The new iPhones start at $999 and $1,099, respectively, and that’s no small investment for the vast majority of customers. Whether you’re looking to upgrade from an older model, or last year’s phones, most reviewers seemed to agree that what the iPhone Xs offered over the X wasn’t much. (Which is a shame, given Apple isn’t selling the iPhone X anymore.) Some suggested more price-conscious customers should wait to see what Apple’s more affordable phone, the iPhone Xr, shipping in October, is like before choosing.
USA Today’s Ed Baig breaks down the costs:
Think about this for a second. If you buy the iPhone XS or XS Max with the maximum storage capacity of 512GB, you’re looking at $1,349 or $1,449, respectively, or well within the price range of a new, medium-spec’d MacBook Pro laptop. I recognize that for many of us, the smartphones in our pockets have become our computers and that not everyone is going to max out on storage. But jeez, even the “cheaper” phones aren’t exactly cheap, with the 64GB XS and XS Max versions fetching $999 and $1,099, respectively, and the 256GB version $1,149 and $1,249.
I also realize that four-digit price tags have become the cost of admission for top-of-the-line premium phones nowadays and that trade-ins and monthly installment plans can ease the pain somewhat. But it doesn’t mean I have to like it. Though I haven’t tested it yet, it is for this reason that some of you may want to hold out for the iPhone XR next month. It starts at $749 and has most of the features of the XS and XS Max, save a second rear camera and a screen that, while very good, isn’t as fancy as these higher priced iPhones.
Buzzfeed’s John Paczkowski doesn’t see the difference:
Now, to be clear, Apple has certainly improved the iPhone with the Xs and the Xs Max; There’s a clam bucket of documentation and marketing bullet points to support that assertion. But, crucially, it hasn’t improved my experience of the iPhone. Or if it has, I haven’t noticed.

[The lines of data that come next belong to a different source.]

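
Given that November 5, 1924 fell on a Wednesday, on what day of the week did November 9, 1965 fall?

Day-of-year of November 5, 1924: 310.
Day-of-year of November 9, 1965: 313.
1924 has 366 days, so 366 − 310 = 56 days remain in 1924.
Full years 1925–1964: 30 common + 10 leap = 30×365 + 10×366 = 14610 days.
Total: 56 + 14610 + 313 = 14979 days.
14979 mod 7 = 6, so 6 days after Wednesday is Tuesday.

Tuesday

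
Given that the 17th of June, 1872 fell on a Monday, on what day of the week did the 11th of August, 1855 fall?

Saturday

Count forward from the earlier date (August 11, 1855) to the later (June 17, 1872):
From August 11, 1855 to August 11, 1871: 16 years, of which 4 contain a Feb 29 — 12×365 + 4×366 = 5844 days.
August 1871: 31 − 11 = 20 days remain.
Then 9 full months totalling 274 days.
June 1–17, 1872: 17 days.
Residual: 311 days.
Total: 6155 days.
6155 mod 7 = 2, so 2 days before Monday is Saturday.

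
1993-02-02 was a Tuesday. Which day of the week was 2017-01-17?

Day-of-year of February 2, 1993: 33.
Day-of-year of January 17, 2017: 17.
1993 has 365 days, so 365 − 33 = 332 days remain in 1993.
Full years 1994–2016: 17 common + 6 leap = 17×365 + 6×366 = 8401 days.
Total: 332 + 8401 + 17 = 8750 days.
8750 is a multiple of 7, so 2017-01-17 falls on the same weekday: Tuesday.

Tuesday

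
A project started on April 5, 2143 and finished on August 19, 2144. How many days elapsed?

Day-of-year of April 5, 2143: 95.
Day-of-year of August 19, 2144: 232.
2143 has 365 days, so 365 − 95 = 270 days remain in 2143.
Total: 270 + 232 = 502 days.

502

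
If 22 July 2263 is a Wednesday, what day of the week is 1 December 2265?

Friday

Day-of-year of July 22, 2263: 203.
Day-of-year of December 1, 2265: 335.
2263 has 365 days, so 365 − 203 = 162 days remain in 2263.
Full years: 2264: 366. Sum = 366.
Total: 162 + 366 + 335 = 863 days.
863 mod 7 = 2, so 2 days after Wednesday is Friday.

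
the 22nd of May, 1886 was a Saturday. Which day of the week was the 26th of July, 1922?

Wednesday

From May 22, 1886 to May 22, 1922: 36 years, of which 8 contain a Feb 29 — 28×365 + 8×366 = 13148 days.
(1900 is not a leap year (divisible by 100 but not 400).)
May 1922: 31 − 22 = 9 days remain.
Then June (30): 30 days.
July 1–26, 1922: 26 days.
Residual: 65 days.
Total: 13213 days.
13213 mod 7 = 4, so 4 days after Saturday is Wednesday.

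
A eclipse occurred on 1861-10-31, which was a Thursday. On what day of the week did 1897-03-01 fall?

Monday

Day-of-year of October 31, 1861: 304.
Day-of-year of March 1, 1897: 60.
1861 has 365 days, so 365 − 304 = 61 days remain in 1861.
Full years 1862–1896: 26 common + 9 leap = 26×365 + 9×366 = 12784 days.
Total: 61 + 12784 + 60 = 12905 days.
12905 mod 7 = 4, so 4 days after Thursday is Monday.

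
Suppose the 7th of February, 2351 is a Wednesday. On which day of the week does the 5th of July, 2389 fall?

From February 7, 2351 to February 7, 2389: 38 years, of which 10 contain a Feb 29 — 28×365 + 10×366 = 13880 days.
February 2389: 28 − 7 = 21 days remain (2389 is not a leap year, so February has 28 days).
Then March (31), April (30), May (31), June (30): 31 + 30 + 31 + 30 = 122 days.
July 1–5, 2389: 5 days.
Residual: 148 days.
Total: 14028 days.
14028 is a multiple of 7, so the 5th of July, 2389 falls on the same weekday: Wednesday.

Wednesday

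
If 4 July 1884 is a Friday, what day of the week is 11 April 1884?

Friday

Count forward from the earlier date (April 11, 1884) to the later (July 4, 1884):
April 1884: 30 − 11 = 19 days remain.
Then May (31), June (30): 31 + 30 = 61 days.
July 1–4, 1884: 4 days.
Total: 19 + 61 + 4 = 84 days.
84 is a multiple of 7, so 11 April 1884 falls on the same weekday: Friday.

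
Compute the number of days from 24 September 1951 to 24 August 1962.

Day-of-year of September 24, 1951: 267.
Day-of-year of August 24, 1962: 236.
1951 has 365 days, so 365 − 267 = 98 days remain in 1951.
Full years 1952–1961: 7 common + 3 leap = 7×365 + 3×366 = 3653 days.
Total: 98 + 3653 + 236 = 3987 days.

3987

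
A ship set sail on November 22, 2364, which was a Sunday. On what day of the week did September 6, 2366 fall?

November 2364: 30 − 22 = 8 days remain.
Then 21 full months totalling 639 days.
September 1–6, 2366: 6 days.
Total: 8 + 639 + 6 = 653 days.
653 mod 7 = 2, so 2 days after Sunday is Tuesday.

Tuesday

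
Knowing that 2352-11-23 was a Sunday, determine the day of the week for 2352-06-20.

Count forward from the earlier date (June 20, 2352) to the later (November 23, 2352):
June 2352: 30 − 20 = 10 days remain.
Then July (31), August (31), September (30), October (31): 31 + 31 + 30 + 31 = 123 days.
November 1–23, 2352: 23 days.
Total: 10 + 123 + 23 = 156 days.
156 mod 7 = 2, so 2 days before Sunday is Friday.

Friday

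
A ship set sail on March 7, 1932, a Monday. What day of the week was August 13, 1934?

March 1932: 31 − 7 = 24 days remain.
Then 28 full months totalling 852 days.
August 1–13, 1934: 13 days.
Total: 24 + 852 + 13 = 889 days.
889 is a multiple of 7, so August 13, 1934 falls on the same weekday: Monday.

Monday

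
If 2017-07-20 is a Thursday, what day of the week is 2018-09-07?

July 20, 2017 → July 20, 2018: 365 days.
July 2018: 31 − 20 = 11 days remain.
Then August (31): 31 days.
September 1–7, 2018: 7 days.
Residual: 49 days.
Total: 414 days.
414 mod 7 = 1, so 1 day after Thursday is Friday.

Friday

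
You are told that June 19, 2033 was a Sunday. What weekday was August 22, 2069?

Thursday

Day-of-year of June 19, 2033: 170.
Day-of-year of August 22, 2069: 234.
2033 has 365 days, so 365 − 170 = 195 days remain in 2033.
Full years 2034–2068: 26 common + 9 leap = 26×365 + 9×366 = 12784 days.
Total: 195 + 12784 + 234 = 13213 days.
13213 mod 7 = 4, so 4 days after Sunday is Thursday.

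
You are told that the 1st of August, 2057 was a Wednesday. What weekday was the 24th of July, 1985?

Count forward from the earlier date (July 24, 1985) to the later (August 1, 2057):
From July 24, 1985 to July 24, 2057: 72 years, of which 18 contain a Feb 29 — 54×365 + 18×366 = 26298 days.
(2000 is a leap year (divisible by 400).)
July 2057: 31 − 24 = 7 days remain.
August 1, 2057: 1 day.
Residual: 8 days.
Total: 26306 days.
26306 is a multiple of 7, so the 24th of July, 1985 falls on the same weekday: Wednesday.

Wednesday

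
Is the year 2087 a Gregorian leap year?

No

2087 is not a leap year.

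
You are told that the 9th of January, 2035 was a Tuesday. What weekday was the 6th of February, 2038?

Saturday

Day-of-year of January 9, 2035: 9.
Day-of-year of February 6, 2038: 37.
2035 has 365 days, so 365 − 9 = 356 days remain in 2035.
Full years: 2036: 366; 2037: 365. Sum = 731.
Total: 356 + 731 + 37 = 1124 days.
1124 mod 7 = 4, so 4 days after Tuesday is Saturday.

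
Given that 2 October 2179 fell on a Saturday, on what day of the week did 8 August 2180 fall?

Day-of-year of October 2, 2179: 275.
Day-of-year of August 8, 2180: 221.
2179 has 365 days, so 365 − 275 = 90 days remain in 2179.
Total: 90 + 221 = 311 days.
311 mod 7 = 3, so 3 days after Saturday is Tuesday.

Tuesday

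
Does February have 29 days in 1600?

Yes

1600 is a leap year (divisible by 400).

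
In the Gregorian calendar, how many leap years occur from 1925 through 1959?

8

Years divisible by 4 in [1925, 1959]: 1928, 1932, 1936, 1940, 1944, 1948, 1952, 1956.
No century exceptions apply. Count: 8.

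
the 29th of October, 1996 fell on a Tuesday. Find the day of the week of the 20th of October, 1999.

October 29, 1996 → October 29, 1997: 365 days.
October 29, 1997 → October 29, 1998: 365 days.
October 1998: 31 − 29 = 2 days remain.
Then 11 full months totalling 334 days.
October 1–20, 1999: 20 days.
Residual: 356 days.
Total: 1086 days.
1086 mod 7 = 1, so 1 day after Tuesday is Wednesday.

Wednesday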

Lauren Goode is inclined to agree, albeit more optimistically:
I still think you shouldn’t feel like you have to upgrade if you invested in last year’s phones—or even if you have a slightly older phone, like an iPhone 7. Is there a palpable difference between these models and your one- or two-year old phone? Yes, absolutely. But that doesn’t mean your older phone is bad. That’s the thing about high-end smartphones, these mini-computers in our pockets: even last year’s models are still pretty darn amazing.
Same with Nilay Patel:
I would not rush out to spend another $999 on the XS if you have an X, but if you’re already deep into a preorder, don’t worry: you will love the iPhone XS. It is indeed, more iPhone, and it will probably hold up for years to come. I definitely prefer the Pixel 2’s camera, but the iPhone XS isn’t that far behind, and it’s still a significant improvement over previous iPhones.
For everyone else, I think it’s worth waiting to see how the iPhone XR turns out before rushing in—it has the same processor and the same main camera for $750. The only major question is how good its 6.1-inch LCD will look in comparison to the OLED on the XS. But for that, we’ll just have to wait and see next month.